In 1959, a 23-year-old Ben Lexcen (then known as Bob Miller) designed and built Taipan, a revolutionary lightweight 18-foot skiff that changed the shape of racing skiffs in Australia forever.
Taipan launched a successful design career for Lexcen, culminating in the design of the America’s Cup-winning yacht Australia II in 1983.
A completely new concept for the class, Taipan was designed with a lightweight, vee-shaped hull built from plywood, with overlapping headsails and minimal decking, for only 3 crew. This was almost the complete opposite to the existing fleet of heavy craft with 5 or 6 man crews. It changed lumbering behemoths into the harbour speedsters of today.

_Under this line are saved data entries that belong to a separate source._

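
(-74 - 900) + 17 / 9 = -8749 / 9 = -972.11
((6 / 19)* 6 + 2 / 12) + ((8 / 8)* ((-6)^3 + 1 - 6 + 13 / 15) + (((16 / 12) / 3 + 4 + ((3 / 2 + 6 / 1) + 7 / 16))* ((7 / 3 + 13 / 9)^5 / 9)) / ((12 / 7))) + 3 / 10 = 217961480729 / 545258466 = 399.74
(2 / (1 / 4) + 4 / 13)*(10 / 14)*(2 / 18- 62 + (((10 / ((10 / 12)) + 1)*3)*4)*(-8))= -707340 / 91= -7772.97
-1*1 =-1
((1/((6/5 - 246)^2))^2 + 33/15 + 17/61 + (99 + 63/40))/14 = 70548705837620897/9584148766187520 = 7.36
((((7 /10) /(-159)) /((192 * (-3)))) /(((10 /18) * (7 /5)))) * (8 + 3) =11 /101760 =0.00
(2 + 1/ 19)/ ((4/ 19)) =39/ 4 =9.75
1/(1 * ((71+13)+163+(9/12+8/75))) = 300/74357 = 0.00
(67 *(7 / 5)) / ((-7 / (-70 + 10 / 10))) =4623 / 5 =924.60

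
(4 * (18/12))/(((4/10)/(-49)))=-735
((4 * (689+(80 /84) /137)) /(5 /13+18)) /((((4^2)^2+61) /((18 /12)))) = 51539098 /72656717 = 0.71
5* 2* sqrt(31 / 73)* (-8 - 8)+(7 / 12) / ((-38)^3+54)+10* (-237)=-2474.27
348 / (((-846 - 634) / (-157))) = 13659 / 370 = 36.92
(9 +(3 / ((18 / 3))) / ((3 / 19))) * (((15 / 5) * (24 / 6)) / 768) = 73 / 384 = 0.19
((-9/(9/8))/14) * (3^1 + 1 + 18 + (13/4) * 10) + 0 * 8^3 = -218/7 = -31.14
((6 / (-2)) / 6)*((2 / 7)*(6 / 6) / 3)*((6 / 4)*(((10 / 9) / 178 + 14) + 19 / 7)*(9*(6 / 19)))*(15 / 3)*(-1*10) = 14062800 / 82859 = 169.72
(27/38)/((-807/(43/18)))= -43/20444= -0.00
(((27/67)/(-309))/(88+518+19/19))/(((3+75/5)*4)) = -1/33511256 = -0.00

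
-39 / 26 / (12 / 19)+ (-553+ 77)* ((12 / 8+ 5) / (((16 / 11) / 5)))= -10638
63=63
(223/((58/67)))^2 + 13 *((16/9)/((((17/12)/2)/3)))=3800566873/57188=66457.42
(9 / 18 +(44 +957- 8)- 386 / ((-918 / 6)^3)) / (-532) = -7116594271 / 3810797928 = -1.87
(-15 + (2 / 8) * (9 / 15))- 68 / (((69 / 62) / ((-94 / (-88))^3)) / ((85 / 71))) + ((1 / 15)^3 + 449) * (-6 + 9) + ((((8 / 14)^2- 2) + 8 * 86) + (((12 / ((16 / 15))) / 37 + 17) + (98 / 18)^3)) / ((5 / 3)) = 1687233854459971759 / 957565119357000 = 1762.00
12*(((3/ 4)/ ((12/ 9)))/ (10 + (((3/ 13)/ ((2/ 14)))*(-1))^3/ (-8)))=118638/ 185021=0.64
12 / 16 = 3 / 4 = 0.75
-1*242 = -242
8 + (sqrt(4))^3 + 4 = 20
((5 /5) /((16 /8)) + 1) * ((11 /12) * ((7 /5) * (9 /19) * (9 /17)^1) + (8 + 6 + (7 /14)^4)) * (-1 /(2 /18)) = -10035657 /51680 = -194.19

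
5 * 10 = 50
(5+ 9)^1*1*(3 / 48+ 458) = 6412.88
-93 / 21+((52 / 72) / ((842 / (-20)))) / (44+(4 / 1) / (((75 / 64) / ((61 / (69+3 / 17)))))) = -520360143 / 117490996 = -4.43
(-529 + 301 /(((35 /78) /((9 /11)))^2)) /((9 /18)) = 19977994 /21175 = 943.47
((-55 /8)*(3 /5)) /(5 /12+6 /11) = -1089 /254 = -4.29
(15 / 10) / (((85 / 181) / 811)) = 2590.43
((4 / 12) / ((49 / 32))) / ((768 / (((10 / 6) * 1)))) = 5 / 10584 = 0.00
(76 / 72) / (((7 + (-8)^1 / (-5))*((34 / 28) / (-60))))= -13300 / 2193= -6.06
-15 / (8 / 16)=-30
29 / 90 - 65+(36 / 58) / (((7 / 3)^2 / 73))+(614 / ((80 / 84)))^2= 531487480291 / 1278900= 415581.73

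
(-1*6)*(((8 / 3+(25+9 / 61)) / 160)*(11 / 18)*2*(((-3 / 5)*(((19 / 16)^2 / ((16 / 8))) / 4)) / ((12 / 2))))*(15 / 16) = 2021239 / 95944704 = 0.02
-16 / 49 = -0.33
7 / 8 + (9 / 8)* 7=35 / 4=8.75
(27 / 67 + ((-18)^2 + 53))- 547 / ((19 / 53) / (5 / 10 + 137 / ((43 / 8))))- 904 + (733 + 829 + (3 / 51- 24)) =-71918916145 / 1861126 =-38642.69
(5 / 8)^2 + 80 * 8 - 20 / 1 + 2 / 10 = 198589 / 320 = 620.59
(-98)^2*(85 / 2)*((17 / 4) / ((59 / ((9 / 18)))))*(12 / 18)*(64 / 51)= 6530720 / 531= 12298.91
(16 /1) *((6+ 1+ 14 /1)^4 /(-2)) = -1555848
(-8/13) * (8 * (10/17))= -640/221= -2.90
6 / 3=2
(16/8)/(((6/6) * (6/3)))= 1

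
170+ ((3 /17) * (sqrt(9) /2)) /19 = 109829 /646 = 170.01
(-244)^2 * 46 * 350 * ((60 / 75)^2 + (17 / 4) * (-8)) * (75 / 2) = -1199120529600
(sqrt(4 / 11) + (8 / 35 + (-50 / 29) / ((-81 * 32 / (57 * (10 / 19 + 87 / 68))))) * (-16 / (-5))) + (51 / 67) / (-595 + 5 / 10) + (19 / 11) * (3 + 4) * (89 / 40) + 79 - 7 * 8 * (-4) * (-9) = -1075052745849847 / 563105881800 + 2 * sqrt(11) / 11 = -1908.55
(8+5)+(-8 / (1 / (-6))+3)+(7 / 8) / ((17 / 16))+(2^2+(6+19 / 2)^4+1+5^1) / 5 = 15790737 / 1360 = 11610.84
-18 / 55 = -0.33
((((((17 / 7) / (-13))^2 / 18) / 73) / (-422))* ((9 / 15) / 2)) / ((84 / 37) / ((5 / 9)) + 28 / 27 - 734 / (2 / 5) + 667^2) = -96237 / 2258266872082097968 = -0.00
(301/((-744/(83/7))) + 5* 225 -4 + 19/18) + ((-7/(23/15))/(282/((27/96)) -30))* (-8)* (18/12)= 83686014077/74899224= 1117.31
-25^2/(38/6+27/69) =-43125/464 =-92.94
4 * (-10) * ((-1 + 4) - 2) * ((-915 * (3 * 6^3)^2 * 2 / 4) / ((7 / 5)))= 38421216000 / 7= 5488745142.86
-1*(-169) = 169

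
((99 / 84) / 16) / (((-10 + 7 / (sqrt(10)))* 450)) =-11 / 639072 - 11* sqrt(10) / 9129600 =-0.00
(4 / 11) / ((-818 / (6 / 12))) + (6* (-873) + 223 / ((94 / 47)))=-46128249 / 8998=-5126.50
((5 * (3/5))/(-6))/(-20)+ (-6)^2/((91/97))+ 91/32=600489/14560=41.24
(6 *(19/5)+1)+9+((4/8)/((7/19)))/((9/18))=1243/35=35.51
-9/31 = -0.29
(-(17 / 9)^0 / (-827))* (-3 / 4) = -3 / 3308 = -0.00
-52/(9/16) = -832/9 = -92.44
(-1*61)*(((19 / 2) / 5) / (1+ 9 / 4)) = -2318 / 65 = -35.66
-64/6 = -32/3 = -10.67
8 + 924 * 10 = 9248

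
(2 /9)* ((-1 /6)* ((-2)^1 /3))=2 /81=0.02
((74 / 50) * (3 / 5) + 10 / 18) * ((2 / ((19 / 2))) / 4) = 1624 / 21375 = 0.08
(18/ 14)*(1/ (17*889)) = 9/ 105791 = 0.00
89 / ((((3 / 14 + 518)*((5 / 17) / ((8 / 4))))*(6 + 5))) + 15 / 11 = 586489 / 399025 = 1.47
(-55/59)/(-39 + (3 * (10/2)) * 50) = -55/41949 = -0.00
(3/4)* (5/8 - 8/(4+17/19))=-751/992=-0.76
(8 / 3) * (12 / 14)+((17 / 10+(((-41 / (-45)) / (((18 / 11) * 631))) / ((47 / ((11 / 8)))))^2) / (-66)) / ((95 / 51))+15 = 17.27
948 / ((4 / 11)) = 2607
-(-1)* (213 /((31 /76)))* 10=5221.94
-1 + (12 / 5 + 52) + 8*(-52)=-1813 / 5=-362.60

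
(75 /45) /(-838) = -5 /2514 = -0.00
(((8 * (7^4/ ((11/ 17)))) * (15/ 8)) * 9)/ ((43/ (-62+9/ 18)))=-677766285/ 946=-716454.85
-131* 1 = -131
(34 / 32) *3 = 51 / 16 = 3.19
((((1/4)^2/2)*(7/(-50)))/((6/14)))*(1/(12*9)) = -49/518400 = -0.00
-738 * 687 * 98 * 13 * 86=-55549605384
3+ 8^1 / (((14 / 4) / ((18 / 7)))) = 435 / 49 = 8.88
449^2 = 201601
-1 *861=-861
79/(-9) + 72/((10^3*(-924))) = -3041527/346500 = -8.78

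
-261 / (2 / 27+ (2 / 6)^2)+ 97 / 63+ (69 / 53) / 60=-94015463 / 66780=-1407.84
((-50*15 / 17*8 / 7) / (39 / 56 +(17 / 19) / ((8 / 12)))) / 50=-6080 / 12291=-0.49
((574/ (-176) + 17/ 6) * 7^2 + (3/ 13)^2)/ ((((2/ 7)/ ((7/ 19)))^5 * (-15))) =4.97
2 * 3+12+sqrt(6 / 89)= sqrt(534) / 89+18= 18.26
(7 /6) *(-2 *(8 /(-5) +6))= -154 /15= -10.27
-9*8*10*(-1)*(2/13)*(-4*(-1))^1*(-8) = -46080/13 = -3544.62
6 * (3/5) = 18/5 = 3.60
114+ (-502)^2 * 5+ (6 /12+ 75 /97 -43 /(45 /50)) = 2200112767 /1746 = 1260087.50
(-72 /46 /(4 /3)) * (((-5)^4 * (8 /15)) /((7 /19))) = -171000 /161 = -1062.11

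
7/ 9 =0.78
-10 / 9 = -1.11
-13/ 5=-2.60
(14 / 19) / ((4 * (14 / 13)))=13 / 76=0.17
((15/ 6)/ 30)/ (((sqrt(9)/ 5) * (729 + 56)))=1/ 5652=0.00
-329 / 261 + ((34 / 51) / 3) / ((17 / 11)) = -4955 / 4437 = -1.12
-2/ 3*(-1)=2/ 3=0.67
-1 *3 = -3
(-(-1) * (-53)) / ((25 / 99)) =-5247 / 25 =-209.88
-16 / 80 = -1 / 5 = -0.20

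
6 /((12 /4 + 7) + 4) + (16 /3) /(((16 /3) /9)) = 66 /7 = 9.43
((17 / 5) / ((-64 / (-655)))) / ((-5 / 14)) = -97.43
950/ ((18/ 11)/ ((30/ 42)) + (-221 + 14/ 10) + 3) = -52250/ 11787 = -4.43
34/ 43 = 0.79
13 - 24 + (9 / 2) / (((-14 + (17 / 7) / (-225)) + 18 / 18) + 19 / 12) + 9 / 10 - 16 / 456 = -432063061 / 41036010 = -10.53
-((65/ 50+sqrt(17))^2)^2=-4642361/ 10000 - 24297 * sqrt(17)/ 250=-864.95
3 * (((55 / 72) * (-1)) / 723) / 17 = -55 / 294984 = -0.00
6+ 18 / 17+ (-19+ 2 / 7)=-1387 / 119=-11.66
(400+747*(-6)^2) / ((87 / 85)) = 26664.60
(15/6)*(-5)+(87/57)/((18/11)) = -1978/171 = -11.57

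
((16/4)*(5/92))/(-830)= -1/3818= -0.00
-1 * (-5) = 5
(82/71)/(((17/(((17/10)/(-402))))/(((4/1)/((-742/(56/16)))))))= 41/7563630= 0.00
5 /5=1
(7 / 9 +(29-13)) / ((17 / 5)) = 755 / 153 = 4.93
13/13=1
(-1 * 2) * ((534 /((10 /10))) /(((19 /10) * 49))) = -10680 /931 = -11.47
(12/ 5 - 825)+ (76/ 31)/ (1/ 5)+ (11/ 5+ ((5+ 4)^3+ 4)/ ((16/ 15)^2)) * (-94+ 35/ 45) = -21810302281/ 357120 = -61072.76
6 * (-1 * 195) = -1170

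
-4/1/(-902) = 2/451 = 0.00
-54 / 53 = -1.02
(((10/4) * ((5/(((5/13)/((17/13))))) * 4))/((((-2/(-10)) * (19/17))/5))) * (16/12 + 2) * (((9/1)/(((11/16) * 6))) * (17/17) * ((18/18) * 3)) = 82966.51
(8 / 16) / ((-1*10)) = -1 / 20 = -0.05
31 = 31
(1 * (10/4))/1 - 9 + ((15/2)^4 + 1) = 50537/16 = 3158.56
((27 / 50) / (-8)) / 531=-3 / 23600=-0.00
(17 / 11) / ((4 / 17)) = 289 / 44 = 6.57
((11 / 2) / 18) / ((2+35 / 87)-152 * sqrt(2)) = -0.00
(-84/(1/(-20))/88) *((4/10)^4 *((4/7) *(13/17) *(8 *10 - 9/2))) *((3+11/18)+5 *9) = 439712/561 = 783.80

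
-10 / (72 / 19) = -95 / 36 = -2.64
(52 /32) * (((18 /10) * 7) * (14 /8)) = 5733 /160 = 35.83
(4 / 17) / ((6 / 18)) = 12 / 17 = 0.71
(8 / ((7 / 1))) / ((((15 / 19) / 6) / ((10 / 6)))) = 304 / 21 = 14.48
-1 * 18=-18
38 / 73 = 0.52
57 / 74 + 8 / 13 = 1333 / 962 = 1.39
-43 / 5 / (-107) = 43 / 535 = 0.08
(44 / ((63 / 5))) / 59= 220 / 3717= 0.06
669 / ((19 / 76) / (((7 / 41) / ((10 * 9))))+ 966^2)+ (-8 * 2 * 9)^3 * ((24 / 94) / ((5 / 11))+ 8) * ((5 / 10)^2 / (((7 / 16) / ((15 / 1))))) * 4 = -1255969384279331774 / 1432907847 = -876517905.12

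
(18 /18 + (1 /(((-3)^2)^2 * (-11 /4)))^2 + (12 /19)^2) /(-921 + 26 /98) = -19644868369 /12929841405756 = -0.00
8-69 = -61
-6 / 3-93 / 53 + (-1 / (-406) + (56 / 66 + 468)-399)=46934537 / 710094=66.10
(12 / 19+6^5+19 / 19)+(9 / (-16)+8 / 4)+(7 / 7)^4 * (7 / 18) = 21284597 / 2736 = 7779.46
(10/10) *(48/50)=24/25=0.96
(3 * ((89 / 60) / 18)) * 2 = 89 / 180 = 0.49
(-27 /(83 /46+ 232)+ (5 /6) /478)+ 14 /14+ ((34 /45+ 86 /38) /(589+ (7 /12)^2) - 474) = -10939367811257 /23122317900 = -473.11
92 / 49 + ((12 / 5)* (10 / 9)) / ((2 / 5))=1256 / 147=8.54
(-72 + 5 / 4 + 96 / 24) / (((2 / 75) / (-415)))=8310375 / 8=1038796.88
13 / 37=0.35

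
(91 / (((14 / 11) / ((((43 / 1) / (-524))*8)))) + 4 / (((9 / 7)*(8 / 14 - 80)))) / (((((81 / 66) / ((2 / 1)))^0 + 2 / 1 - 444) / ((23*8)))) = 1416582512 / 72271521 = 19.60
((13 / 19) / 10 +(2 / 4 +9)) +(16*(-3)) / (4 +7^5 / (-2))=9.57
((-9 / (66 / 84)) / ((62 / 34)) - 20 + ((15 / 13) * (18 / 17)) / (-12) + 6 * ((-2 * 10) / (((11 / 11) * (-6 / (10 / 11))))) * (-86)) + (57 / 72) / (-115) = -1590.03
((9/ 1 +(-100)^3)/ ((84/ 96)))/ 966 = -3999964/ 3381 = -1183.07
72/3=24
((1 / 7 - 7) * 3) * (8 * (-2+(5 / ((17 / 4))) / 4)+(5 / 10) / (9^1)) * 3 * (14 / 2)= 99816 / 17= 5871.53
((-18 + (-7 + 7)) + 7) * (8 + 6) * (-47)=7238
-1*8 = -8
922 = 922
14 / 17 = 0.82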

The Taipan story captures key elements of the life of its creative designer. Miller was always ready to experiment with new and original ideas, and not only was the whole concept revolutionary in the class, he also continued his experiments with endplates on the rudder and centreboard.
Taipan leads directly to the winged keel concept of the victorious 12 metre design Australia II, winner of the America's Cup in 1983. This win is considered one of Australia’s most important sporting achievements.
Taipan was donated to the museum in 1986.
In 2007, the Australian sailing community, led by Lexcen's friend, Carl Ryves, contributed pooled funds for the museum to research and restore this design masterpiece.
In mid-October 2007 Taipan sailed again, and looked just as it did when it created a furore in 1960. Taipan is now on permanent display in the museum at Wharf 7.